Alternatives to EMR-T are present, such as (extra-)wide-field EMR (also known as extended
EMR) or marking of the lesion prior to EMR. In (extra-)wide-field EMR, a wider excision
is performed to excise at least 5 mm of normal-appearing tissue around the edges of
the lesion. However, a large cohort study, comparing extended EMR with standard EMR
did not show a reduction of recurrence after extended EMR [35]. Furthermore, a recent retrospective observational study by Emmanuel et al. showed
that microscopic residual adenoma was detected at the apparently normal defect margins
in 19 % of cases after wide-field EMR [36]. These studies suggest that wide-field EMR is not the appropriate technique to secure
that all microscopic adenomatous tissue is being resected and prevent recurrence.
Another recently evaluated alternative to EMR-T is margin marking before EMR. A single-center
historical control study, performed by Yang et al., showed that margin marking before
EMR reduced recurrence rates with 80 % when compared with conventional EMR [37]. This technique may therefore provide an alternative to margin ablation. However,
larger prospective or randomized studies might be desired to validate these outcomes.
In the future, expanding the scope to not only treating defect margins, but also the
base of resection, might be important to further reduce recurrence [36]
[38].
Our study has some limitations. First, some studies included in this meta-analysis
were performed on a small number of patients. Especially in the studies concerning
APC, the numbers of patients were limited, which leads to a higher heterogeneity when
pooling studies and wider CIs. Heterogeneity was also caused by different duration
of follow-up between studies. Therefore, especially the data concerning APC should
be interpreted with caution.
Second, this study does not allow us to perform sub-analyses based on specific risk
profiles (e. g. piecemeal vs. en bloc; number of pieces; high-grade dysplasia; experience
of endoscopist, local access to the lesion). Unfortunately, none of the included studies
evaluated the relationship between the number of pieces and the additional value of
thermal ablation. In other words, might thermal ablation only be of added value from
a specific number of pieces onwards. This question therefore remains unanswered. Consequently,
we are unable to make any firm statement about which specific lesions could benefit
the most from thermal ablation.
Third, while it was not the primary goal of this systematic review, we could not detect
a significant difference in effectivity between APC and STSC to reduce recurrence.

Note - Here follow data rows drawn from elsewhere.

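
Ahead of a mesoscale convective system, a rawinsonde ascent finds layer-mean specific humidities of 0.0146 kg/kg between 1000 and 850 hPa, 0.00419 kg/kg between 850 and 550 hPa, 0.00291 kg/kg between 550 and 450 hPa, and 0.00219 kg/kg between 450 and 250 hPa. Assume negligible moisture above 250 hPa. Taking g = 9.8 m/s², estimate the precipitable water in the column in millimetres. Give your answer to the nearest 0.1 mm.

PW ≈ 42.6 mm

Precipitable water is the column-integrated vapour mass per unit area: PW = (1/g) Σ q̄ Δp, with q in kg/kg and Δp in Pa (1 kg/m² of water = 1 mm).
Layer 1000–850 hPa: Δp = 150 hPa = 15000 Pa, q̄ = 0.0146 kg/kg → 0.0146 × 15000 / 9.8 = 22.35 mm
Layer 850–550 hPa: Δp = 300 hPa = 30000 Pa, q̄ = 0.00419 kg/kg → 0.00419 × 30000 / 9.8 = 12.83 mm
Layer 550–450 hPa: Δp = 100 hPa = 10000 Pa, q̄ = 0.00291 kg/kg → 0.00291 × 10000 / 9.8 = 2.97 mm
Layer 450–250 hPa: Δp = 200 hPa = 20000 Pa, q̄ = 0.00219 kg/kg → 0.00219 × 20000 / 9.8 = 4.47 mm
PW = 22.35 + 12.83 + 2.97 + 4.47 = 42.62 ≈ 42.6 mm.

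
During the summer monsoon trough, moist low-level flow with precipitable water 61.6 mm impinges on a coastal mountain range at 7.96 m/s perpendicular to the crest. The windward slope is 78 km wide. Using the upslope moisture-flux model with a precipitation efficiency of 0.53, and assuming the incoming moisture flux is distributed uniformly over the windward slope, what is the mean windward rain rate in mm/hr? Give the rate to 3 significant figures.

R ≈ 12.0 mm/hr

Incoming column moisture flux per unit ridge length: F = V × PW = 7.96 × 61.6 = 490.336 mm·m/s.
Spread over the 78 km slope with efficiency ε = 0.53: R = ε·F/W = 0.53 × 490.336 / 78000 m = 3.332e-03 mm/s.
R = 3.332e-03 × 3600 = 12.0 mm/hr.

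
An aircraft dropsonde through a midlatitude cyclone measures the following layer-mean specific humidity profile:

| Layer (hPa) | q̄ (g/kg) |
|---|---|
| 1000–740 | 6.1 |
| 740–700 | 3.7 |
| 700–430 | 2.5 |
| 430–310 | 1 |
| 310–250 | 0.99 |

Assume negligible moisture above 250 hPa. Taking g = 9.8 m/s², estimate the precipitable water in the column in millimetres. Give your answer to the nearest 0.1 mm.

PW ≈ 26.4 mm

Precipitable water is the column-integrated vapour mass per unit area: PW = (1/g) Σ q̄ Δp, with q in kg/kg and Δp in Pa (1 kg/m² of water = 1 mm).
Layer 1000–740 hPa: Δp = 260 hPa = 26000 Pa, q̄ = 0.0061 kg/kg → 0.0061 × 26000 / 9.8 = 16.18 mm
Layer 740–700 hPa: Δp = 40 hPa = 4000 Pa, q̄ = 0.0037 kg/kg → 0.0037 × 4000 / 9.8 = 1.51 mm
Layer 700–430 hPa: Δp = 270 hPa = 27000 Pa, q̄ = 0.0025 kg/kg → 0.0025 × 27000 / 9.8 = 6.89 mm
Layer 430–310 hPa: Δp = 120 hPa = 12000 Pa, q̄ = 0.001 kg/kg → 0.001 × 12000 / 9.8 = 1.22 mm
Layer 310–250 hPa: Δp = 60 hPa = 6000 Pa, q̄ = 0.00099 kg/kg → 0.00099 × 6000 / 9.8 = 0.61 mm
PW = 16.18 + 1.51 + 6.89 + 1.22 + 0.61 = 26.41 ≈ 26.4 mm.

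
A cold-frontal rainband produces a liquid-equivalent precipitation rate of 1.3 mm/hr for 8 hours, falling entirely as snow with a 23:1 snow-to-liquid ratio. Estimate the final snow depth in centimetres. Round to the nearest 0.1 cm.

Liquid-equivalent depth = 1.3 × 8 = 10.4 mm.
Snow depth = 10.4 mm × 23 = 239.2 mm = 23.9 cm.

snow depth ≈ 23.9 cm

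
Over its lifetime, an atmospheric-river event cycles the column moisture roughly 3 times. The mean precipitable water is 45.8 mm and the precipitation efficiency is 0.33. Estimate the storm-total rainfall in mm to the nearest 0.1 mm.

rainfall ≈ 45.3 mm

Each cycle deposits ε × PW = 0.33 × 45.8 = 15.114 mm.
Over 3 cycles: 3 × 15.114 = 45.3 mm.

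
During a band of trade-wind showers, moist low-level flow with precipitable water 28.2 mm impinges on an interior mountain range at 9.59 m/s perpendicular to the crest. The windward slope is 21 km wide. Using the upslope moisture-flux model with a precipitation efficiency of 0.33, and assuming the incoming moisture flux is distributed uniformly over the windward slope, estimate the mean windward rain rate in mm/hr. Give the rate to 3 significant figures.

Incoming column moisture flux per unit ridge length: F = V × PW = 9.59 × 28.2 = 270.438 mm·m/s.
Spread over the 21 km slope with efficiency ε = 0.33: R = ε·F/W = 0.33 × 270.438 / 21000 m = 4.250e-03 mm/s.
R = 4.250e-03 × 3600 = 15.3 mm/hr.

R ≈ 15.3 mm/hr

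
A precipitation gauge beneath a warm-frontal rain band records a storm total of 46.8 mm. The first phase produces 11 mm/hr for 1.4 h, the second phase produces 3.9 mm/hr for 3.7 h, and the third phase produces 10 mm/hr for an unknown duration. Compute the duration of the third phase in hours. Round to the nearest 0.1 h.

Known phases: 11 × 1.4 + 3.9 × 3.7 = 15.4 + 14.43 = 29.83 mm.
Remaining depth = 46.8 − 29.83 = 16.97 mm.
Duration = 16.97 / 10 = 1.7 h.

duration ≈ 1.7 h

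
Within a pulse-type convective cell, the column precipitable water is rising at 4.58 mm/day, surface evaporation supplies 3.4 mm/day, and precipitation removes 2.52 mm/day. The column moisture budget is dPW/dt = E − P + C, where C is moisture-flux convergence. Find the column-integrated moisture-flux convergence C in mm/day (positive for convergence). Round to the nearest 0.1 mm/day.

C ≈ 3.7 mm/day

dPW/dt = +4.58 mm/day.
C = dPW/dt − E + P = (+4.58) − 3.4 + 2.52 = 3.7 mm/day.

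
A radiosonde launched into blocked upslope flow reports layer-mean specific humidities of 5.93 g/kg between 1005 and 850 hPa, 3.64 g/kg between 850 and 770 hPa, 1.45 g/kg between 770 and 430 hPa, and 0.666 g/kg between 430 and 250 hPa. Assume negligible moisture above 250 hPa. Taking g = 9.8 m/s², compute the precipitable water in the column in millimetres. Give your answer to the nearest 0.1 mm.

Precipitable water is the column-integrated vapour mass per unit area: PW = (1/g) Σ q̄ Δp, with q in kg/kg and Δp in Pa (1 kg/m² of water = 1 mm).
Layer 1005–850 hPa: Δp = 155 hPa = 15500 Pa, q̄ = 0.00593 kg/kg → 0.00593 × 15500 / 9.8 = 9.38 mm
Layer 850–770 hPa: Δp = 80 hPa = 8000 Pa, q̄ = 0.00364 kg/kg → 0.00364 × 8000 / 9.8 = 2.97 mm
Layer 770–430 hPa: Δp = 340 hPa = 34000 Pa, q̄ = 0.00145 kg/kg → 0.00145 × 34000 / 9.8 = 5.03 mm
Layer 430–250 hPa: Δp = 180 hPa = 18000 Pa, q̄ = 0.000666 kg/kg → 0.000666 × 18000 / 9.8 = 1.22 mm
PW = 9.38 + 2.97 + 5.03 + 1.22 = 18.60 ≈ 18.6 mm.

PW ≈ 18.6 mm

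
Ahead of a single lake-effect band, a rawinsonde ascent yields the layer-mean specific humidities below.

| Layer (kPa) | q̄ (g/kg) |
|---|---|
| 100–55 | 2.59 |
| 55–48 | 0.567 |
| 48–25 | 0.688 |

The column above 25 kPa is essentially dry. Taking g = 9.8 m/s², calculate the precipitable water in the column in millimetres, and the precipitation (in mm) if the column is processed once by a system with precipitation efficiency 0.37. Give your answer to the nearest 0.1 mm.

PW ≈ 13.9 mm; precipitation ≈ 5.1 mm

Precipitable water is the column-integrated vapour mass per unit area: PW = (1/g) Σ q̄ Δp, with q in kg/kg and Δp in Pa (1 kg/m² of water = 1 mm).
Layer 100–55 kPa: Δp = 450 hPa = 45000 Pa, q̄ = 0.00259 kg/kg → 0.00259 × 45000 / 9.8 = 11.89 mm
Layer 55–48 kPa: Δp = 70 hPa = 7000 Pa, q̄ = 0.000567 kg/kg → 0.000567 × 7000 / 9.8 = 0.40 mm
Layer 48–25 kPa: Δp = 230 hPa = 23000 Pa, q̄ = 0.000688 kg/kg → 0.000688 × 23000 / 9.8 = 1.61 mm
PW = 11.89 + 0.40 + 1.61 = 13.90 ≈ 13.9 mm.
Precipitation = ε × PW = 0.37 × 13.9 = 5.1 mm.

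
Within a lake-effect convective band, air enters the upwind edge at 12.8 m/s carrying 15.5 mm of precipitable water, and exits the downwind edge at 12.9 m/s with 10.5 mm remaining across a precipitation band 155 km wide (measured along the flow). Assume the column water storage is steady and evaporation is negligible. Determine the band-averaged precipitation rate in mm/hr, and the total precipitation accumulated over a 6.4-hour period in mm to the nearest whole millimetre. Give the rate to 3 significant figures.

Column moisture flux per unit crosswind length is F = V × PW.
Inflow: F_in = 12.8 × 15.5 = 198.4 mm·m/s
Outflow: F_out = 12.9 × 10.5 = 135.45 mm·m/s
Steady-state rate R = (F_in − F_out)/L = (198.4 − 135.45) / 155000 m = 4.061e-04 mm/s.
R = 4.061e-04 × 3600 = 1.46 mm/hr.
Over 6.4 h: total = 1.46 × 6.4 = 9.344 ≈ 9 mm.

R ≈ 1.46 mm/hr; total ≈ 9 mm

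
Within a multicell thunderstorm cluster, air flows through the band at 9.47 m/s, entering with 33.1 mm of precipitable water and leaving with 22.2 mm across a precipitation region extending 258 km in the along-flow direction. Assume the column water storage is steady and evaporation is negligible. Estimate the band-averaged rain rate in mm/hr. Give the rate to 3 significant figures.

Column moisture flux per unit crosswind length is F = V × PW.
Inflow: F_in = 9.47 × 33.1 = 313.457 mm·m/s
Outflow: F_out = 9.47 × 22.2 = 210.234 mm·m/s
Steady-state rate R = (F_in − F_out)/L = (313.457 − 210.234) / 258000 m = 4.001e-04 mm/s.
R = 4.001e-04 × 3600 = 1.44 mm/hr.

R ≈ 1.44 mm/hr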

However, only one comparative study of both treatment modalities exists, of which
reliability and generalizability could be questioned because of the retrospective,
single endoscopist design, small numbers and long time period of inclusion [24]. Because of these concerns, a prospective randomized controlled trial should be
performed to determine whether there is a difference between APC and STSC in reducing
the risk of recurrence. Despite the lack of evidence, one could argue that STSC is
preferred over APC because of standard availability with EMR and the fact that for
APC an additional APC probe is needed, which leads to additional costs [15]. Therefore, STSC is considered the most cost-effective modality and, consequently,
suggested as primary thermal ablative treatment modality in most cases. Furthermore,
a recent study in porcine models showed possible superiority of STSC over APC, demonstrated
by less incomplete ablation with islands of preserved mucosa after STSC compared to
APC [26].
Conclusions
Thermal ablation of mucosal defect margins significantly reduces the risk of recurrence
after resection of large non-pedunculated colorectal polyps and should be used universally
for piecemeal-resected large non-pedunculated colon polyps. Although evidence for
superiority is lacking, STSC is preferred over APC because this is the most evidence-based
and probably most cost-effective modality. Further (randomized) studies are needed
to investigate the difference between APC and STSC efficacy in reducing recurrence
after endoscopic resection of large non-pedunculated colorectal polyps.